It would be the deal of the decade, although for some semiconductor industry observers, it borders on extreme speculation.
As opinion abounds about Advanced Micro Devices Inc.'s future, some analysts see it playing out this way: Nvidia Corp.'s Jen-Hsun Huang swoops in and sweeps aside regulatory hurdles, x86 licensing issues, and howls of protest from customers and rival suitors to rescue AMD and secure his company's future in the graphics processor market.
Huang, president, CEO and co-founder of Nvidia, isn't commenting and his company hasn't made public overtures to AMD. Yet, industry observers count Nvidia among the companies that could conceivably acquire AMD. Others include IBM—a technology partner of AMD, but a company that chairman and CEO Sam Palmisano has been steering away from technology hardware and toward software and services; Samsung Electronics; and a bunch of private equity firms.
Indian investors have also been mentioned as possble suitors.
Financing the transaction might be problematic in today's tight lending market, and the assumption of more than $5 billion in AMD debt could spark a shareholder revolt at Nvidia.
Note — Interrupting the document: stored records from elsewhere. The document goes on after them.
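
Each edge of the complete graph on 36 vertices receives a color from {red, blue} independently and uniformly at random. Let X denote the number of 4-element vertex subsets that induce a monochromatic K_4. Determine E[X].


Let X = Σ_S X_S over the C(36, 4) = 58905 subsets S of size 4, where X_S = 1 if the K_4 on S is monochromatic.
For a fixed S, the K_4 on S has C(4, 2) = 6 edges. P[all 6 edges red] = (1/2)^6, and likewise for blue, so P[monochromatic] = 2·(1/2)^6 = 2^{1 − 6} = 1/32.
By linearity of expectation: E[X] = C(36, 4) · 2^{1 − 6} = 58905 · 1/32 = 58905/32.
Numerically: E[X] ≈ 1840.781250.

E[X] = C(36,4)·2^(1−C(4,2)) = 58905/32 ≈ 1840.781250.


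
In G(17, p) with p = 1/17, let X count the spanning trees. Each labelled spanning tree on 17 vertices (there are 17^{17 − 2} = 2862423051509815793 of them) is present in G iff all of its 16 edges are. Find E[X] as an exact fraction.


K_17 has 17^{17 − 2} = 2862423051509815793 labelled spanning trees.
For each such spanning tree H, let X_H = 1 if all 16 edges of H are present in G. Then P[X_H = 1] = p^{16} = (1/17)^{16} = 1/48661191875666868481.
By linearity: E[X] = Σ_H E[X_H] = 2862423051509815793 · p^{16} = 2862423051509815793 · 1/48661191875666868481 = 1/17.
Numerically: E[X] ≈ 0.05882.

E[X] = 2862423051509815793 · (1/17)^{16} = 1/17 ≈ 0.05882.


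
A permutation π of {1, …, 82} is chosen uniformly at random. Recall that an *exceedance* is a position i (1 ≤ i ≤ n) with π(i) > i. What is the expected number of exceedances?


Write X = Σ_{i=1}^{82} X_i, where X_i = 1_{π(i) > i}.
For each fixed i, π(i) is uniform over {1, …, 82} (marginal of a uniform permutation), so P[π(i) > i] = (n − i)/n. Summing: Σ_{i=1}^{82} (n − i)/n = (0 + 1 + … + 81)/82 = 82(82 − 1)/(2·82) = (82 − 1)/2.
Hence E[X] = Σ_{i=1}^{82} (82 − i)/82 = 81/2 ≈ 40.50000.

E[X] = 81/2 = 40.50000.


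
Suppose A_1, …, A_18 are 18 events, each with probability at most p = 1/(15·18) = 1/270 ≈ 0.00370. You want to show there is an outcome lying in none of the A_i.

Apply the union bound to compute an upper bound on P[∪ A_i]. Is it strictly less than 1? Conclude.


Union bound: P[∪_{i=1}^{18} A_i] ≤ Σ_i P[A_i] ≤ 18·p = 18·(1/270) = 1/15.
Numerically: 1/15 ≈ 0.06667.
Is 1/15 < 1? YES.
Since P[∪ A_i] ≤ 1/15 < 1, the complement has P[∩ A_i^c] ≥ 1 − 1/15 = 14/15 > 0, so some outcome avoids every A_i.

18·p = 1/15 ≈ 0.06667; existence CERTIFIED by the union bound.


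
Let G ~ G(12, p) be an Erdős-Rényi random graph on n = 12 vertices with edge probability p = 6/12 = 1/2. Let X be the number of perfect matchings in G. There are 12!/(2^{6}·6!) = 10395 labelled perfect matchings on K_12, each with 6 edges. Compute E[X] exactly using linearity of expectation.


K_12 has 12!/(2^{6}·6!) = 10395 labelled perfect matchings.
For each such perfect matching H, let X_H = 1 if all 6 edges of H are present in G. Then P[X_H = 1] = p^{6} = (1/2)^{6} = 1/64.
Summing the indicators: E[X] = Σ_H E[X_H] = 10395 · p^{6} = 10395 · 1/64 = 10395/64.
Numerically: E[X] ≈ 162.42.

E[X] = 10395 · (1/2)^{6} = 10395/64 ≈ 162.42.


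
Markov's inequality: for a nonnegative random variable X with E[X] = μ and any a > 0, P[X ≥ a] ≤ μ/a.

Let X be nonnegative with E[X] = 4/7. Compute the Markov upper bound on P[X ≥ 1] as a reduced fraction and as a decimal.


μ = E[X] = 4/7, a = 1.
Markov: P[X ≥ 1] ≤ μ/a = (4/7)/1 = 4/7.
Numerically: ≈ 0.571.
(Since a = 1 > μ = 0.571, the bound 4/7 is < 1 and informative.)

P[X ≥ 1] ≤ 4/7 ≈ 0.571.


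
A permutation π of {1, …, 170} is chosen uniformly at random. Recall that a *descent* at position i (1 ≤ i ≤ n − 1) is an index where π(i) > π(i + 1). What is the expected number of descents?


Write X = Σ X_I over i = 1, …, 169, with X_I the indicator of one descent.
There are 169 indicators.
For each fixed i, the pair (π(i), π(i+1)) is a uniformly random ordered pair of distinct values from {1, …, 170}; by symmetry P[π(i) > π(i+1)] = 1/2.
By linearity: E[X] = 169 · (1/2) = (170 − 1) · (1/2) = 169/2 ≈ 84.50000.

E[X] = 169/2 = 84.50000.


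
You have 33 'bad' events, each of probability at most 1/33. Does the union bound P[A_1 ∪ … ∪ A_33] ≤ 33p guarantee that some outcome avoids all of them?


Union bound: P[∪_{i=1}^{33} A_i] ≤ Σ_i P[A_i] ≤ 33·p = 33·(1/33) = 1.
Numerically: 1 ≈ 1.000000.
Is 1 < 1? NO.
Since the bound 1 is ≥ 1, the union bound is uninformative here; it does NOT by itself certify existence.

33·p = 1 ≈ 1.000000; existence NOT certified by the union bound.


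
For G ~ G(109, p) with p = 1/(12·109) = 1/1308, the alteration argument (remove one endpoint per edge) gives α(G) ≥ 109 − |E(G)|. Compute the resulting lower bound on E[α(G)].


E[|E(G)|] = C(109, 2)·p = 5886 · (1/1308) = 9/2.
E[α(G)] ≥ n − E[|E(G)|] = 109 − 9/2 = 209/2.
Numerically: ≈ 104.500.
(This is only a lower bound; the true E[α(G)] may be larger.)

E[α(G)] ≥ 209/2 ≈ 104.500.


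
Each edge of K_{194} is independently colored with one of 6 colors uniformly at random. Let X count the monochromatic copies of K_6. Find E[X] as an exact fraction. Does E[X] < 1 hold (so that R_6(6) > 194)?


E[X] = C(194, 6) · 6^{1 − 15} = 68482017072 · 6^{−14} = 68482017072/78364164096.
As a reduced fraction: E[X] = 475569563/544195584 ≈ 0.8738946.
Is E[X] < 1? YES.
Since E[X] < 1, there exists a 6-coloring of K_{194} with no monochromatic K_6; hence R_6(6) > 194.

E[X] = 475569563/544195584 ≈ 0.8738946; E[X] < 1, so R_6(6) > 194.


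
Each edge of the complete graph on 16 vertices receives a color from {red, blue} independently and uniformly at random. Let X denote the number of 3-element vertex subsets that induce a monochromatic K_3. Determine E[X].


Let X = Σ_S X_S over the C(16, 3) = 560 subsets S of size 3, where X_S = 1 if the K_3 on S is monochromatic.
For a fixed S, the K_3 on S has C(3, 2) = 3 edges. P[all 3 edges red] = (1/2)^3, and likewise for blue, so P[monochromatic] = 2·(1/2)^3 = 2^{1 − 3} = 1/4.
By linearity: E[X] = C(16, 3) · 2^{1 − 3} = 560 · 1/4 = 140.
Numerically: E[X] ≈ 140.000000.

E[X] = C(16,3)·2^(1−C(3,2)) = 140 ≈ 140.000000.


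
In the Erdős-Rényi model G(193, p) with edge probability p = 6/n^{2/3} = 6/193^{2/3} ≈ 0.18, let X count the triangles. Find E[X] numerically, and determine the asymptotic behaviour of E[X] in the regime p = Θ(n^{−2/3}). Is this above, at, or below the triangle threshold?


Number of potential triangles: C(193, 3) = 1179616.
Each occurs with probability p³ ≈ (0.18)³ ≈ 5.79881e-03.
By linearity: E[X] = C(193, 3)·p³ ≈ 1179616 · 5.79881e-03 ≈ 6840.373.
Since α = 2/3 < 1, p = c/n^{2/3} ≫ 1/n is above the triangle threshold p ~ 1/n. Asymptotically E[X] ~ (c³/6)·n^{3(1−α)} = (6³/6)·n^{1} → ∞; triangles are abundant w.h.p.

E[X] ≈ 6840.373; in regime p = Θ(1/n^{2/3}) E[X] diverges (above the triangle threshold p ~ 1/n).


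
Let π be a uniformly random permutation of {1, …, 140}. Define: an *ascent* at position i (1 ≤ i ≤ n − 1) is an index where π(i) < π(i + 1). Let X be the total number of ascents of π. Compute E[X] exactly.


Write X = Σ X_I over i = 1, …, 139, with X_I the indicator of one ascent.
There are 139 indicators.
For each fixed i, the pair (π(i), π(i+1)) is a uniformly random ordered pair of distinct values from {1, …, 140}; by symmetry P[π(i) < π(i+1)] = 1/2.
By linearity: E[X] = 139 · (1/2) = (140 − 1) · (1/2) = 139/2 ≈ 69.500.

E[X] = 139/2 = 69.500.


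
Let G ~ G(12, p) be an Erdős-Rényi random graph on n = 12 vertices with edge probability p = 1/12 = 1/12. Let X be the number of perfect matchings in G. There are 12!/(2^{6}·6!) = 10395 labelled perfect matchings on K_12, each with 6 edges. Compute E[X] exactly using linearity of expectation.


K_12 has 12!/(2^{6}·6!) = 10395 labelled perfect matchings.
For each such perfect matching H, let X_H = 1 if all 6 edges of H are present in G. Then P[X_H = 1] = p^{6} = (1/12)^{6} = 1/2985984.
By linearity: E[X] = Σ_H E[X_H] = 10395 · p^{6} = 10395 · 1/2985984 = 385/110592.
Numerically: E[X] ≈ 0.00348126.

E[X] = 10395 · (1/12)^{6} = 385/110592 ≈ 0.00348126.


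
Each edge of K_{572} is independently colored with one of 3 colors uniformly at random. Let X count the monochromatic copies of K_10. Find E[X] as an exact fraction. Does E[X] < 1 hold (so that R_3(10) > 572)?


E[X] = C(572, 10) · 3^{1 − 45} = 954640815642161682606 · 3^{−44} = 954640815642161682606/984770902183611232881.
As a reduced fraction: E[X] = 106071201738017964734/109418989131512359209 ≈ 0.969404.
Is E[X] < 1? YES.
Since E[X] < 1, there exists a 3-coloring of K_{572} with no monochromatic K_10; hence R_3(10) > 572.

E[X] = 106071201738017964734/109418989131512359209 ≈ 0.969404; E[X] < 1, so R_3(10) > 572.


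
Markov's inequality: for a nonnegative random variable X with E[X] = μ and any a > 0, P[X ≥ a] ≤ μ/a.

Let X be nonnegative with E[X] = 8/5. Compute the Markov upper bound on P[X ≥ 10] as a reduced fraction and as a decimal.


μ = E[X] = 8/5, a = 10.
Markov: P[X ≥ 10] ≤ μ/a = (8/5)/10 = 4/25.
Numerically: ≈ 0.160000.
(Since a = 10 > μ = 1.600000, the bound 4/25 is < 1 and informative.)

P[X ≥ 10] ≤ 4/25 ≈ 0.160000.


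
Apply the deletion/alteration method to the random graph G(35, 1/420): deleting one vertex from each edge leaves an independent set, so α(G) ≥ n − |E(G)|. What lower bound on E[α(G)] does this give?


E[|E(G)|] = C(35, 2)·p = 595 · (1/420) = 17/12.
E[α(G)] ≥ n − E[|E(G)|] = 35 − 17/12 = 403/12.
Numerically: ≈ 33.58333.
(This is only a lower bound; the true E[α(G)] may be larger.)

E[α(G)] ≥ 403/12 ≈ 33.58333.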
Additionally, Nvidia would be taking on AMD's manufacturing problems and becoming a direct rival of Intel Corp., one of the industry's better-financed and toughest competitors.
Despite the long string of potential problems, analysts and industry observers insist that the idea of Nvidia purchasing AMD has significant merit. For one, the merger would help fill glaring holes in their respective operations and give the combined company a better chance of survival through the pooling of product and financial resources.
"If you look structurally at the industry, something has to give in terms of product positions at both Nvidia and AMD," said Doug Freedman, an analyst at American Technology Research. "The problems related to such a deal can be overcome."
Several industry players in Silicon Valley are rooting for an Nvidia-AMD merger. George Haber, a serial entrepreneur in Silicon Valley who has served on the boards of Zoran and 3dfx, said the move "would be good for AMD shareholders" and "would present "the most severe challenge" for Intel.
Haber said he arrived at that conclusion because he knows Huang personally, not because he has a financial interest in either company.
"Jen-Hsun [Huang], just like [Steve] Jobs, [Larry] Ellison, [John] Chambers and a few others, has an enormous passion and drive for what he does, and that passion or even obsession is the source of his success," he said. "[Successful CEOs] are like poets and artist that inspire, innovate and create. ... such passion is often replaced at many public companies by the financial greed of bureaucrats or smart MBAs with no real experience."
Nvidia did not respond to requests for comment, but in the past it has acknowledged the growing challenges it faces as AMD and Intel push for platform or integrated graphics solutions rather than the standalone, discrete graphics that account for the bulk of Nvidia's sales.
"As Intel and AMD continue to pursue platform solutions, we may not be able to successfully compete and our business would be negatively impacted," Nvidia stated in a recent quarterly filing with the U.S. Securities and Exchange Commission.
Concern about Nvidia's ability to integrate the x86 processor into its graphics core is driving calls for the company to consider purchasing AMD. However, no one would even suggest such a transaction had AMD's stock price not fallen so sharply over the last year or so.
Nvidia, with $4 billion in annual revenue, is smaller than AMD, which in 2007 recorded revenue of $6 billion. But Nvidia is considered a faster-growing company and has a market value about three times that of AMD. On Tuesday, Feb. 26, Nvidia's shares closed at $22.50, giving it a market value of $12.5 billion, compared with $4.1 billion for AMD on the same day.
"That theory gets floated typically when AMD's stock price is down," said an industry observer, who declined to be named. "How Nvidia might get access to x86 processor is the key issue. There are other ways for them to do this than by buying AMD."
AMD has its share of difficulties. Its acquisition of ATI was supposed to help it better compete with Intel, but ironically, it also strengthened Nvidia, increasing its market share and resulting in the double-digit revenue growth that boosted Nvidia's stock price.
Struggling with integration issues, AMD-ATI saw its share of the discrete graphics IC market slip to 33 percent in fourth-quarter 2007, from 45 percent in the year-ago quarter, while Nvidia's share surged to 67 percent, from 54 percent, according to Mercury Research.
Had ATI remained an independent entity, it is possible that it would be mentioned today as a potential buyer for AMD. ATI was purchased for $5.6 billion in cash and stock in October 2006, but AMD's current market value is below that dollar amount.
With zero debt, almost $2 billion in cash at the end of its fiscal year on Jan. 27, and a loftier stock value, Nvidia could possibly finance the acquisition of AMD, although the transaction would greatly increase its debt-equity ratio. To close the deal, Nvidia would have to offer a hefty premium to AMD's stock price—possibly 50 percent or more—and assume responsibility for AMD's $5 billion in long-term debt.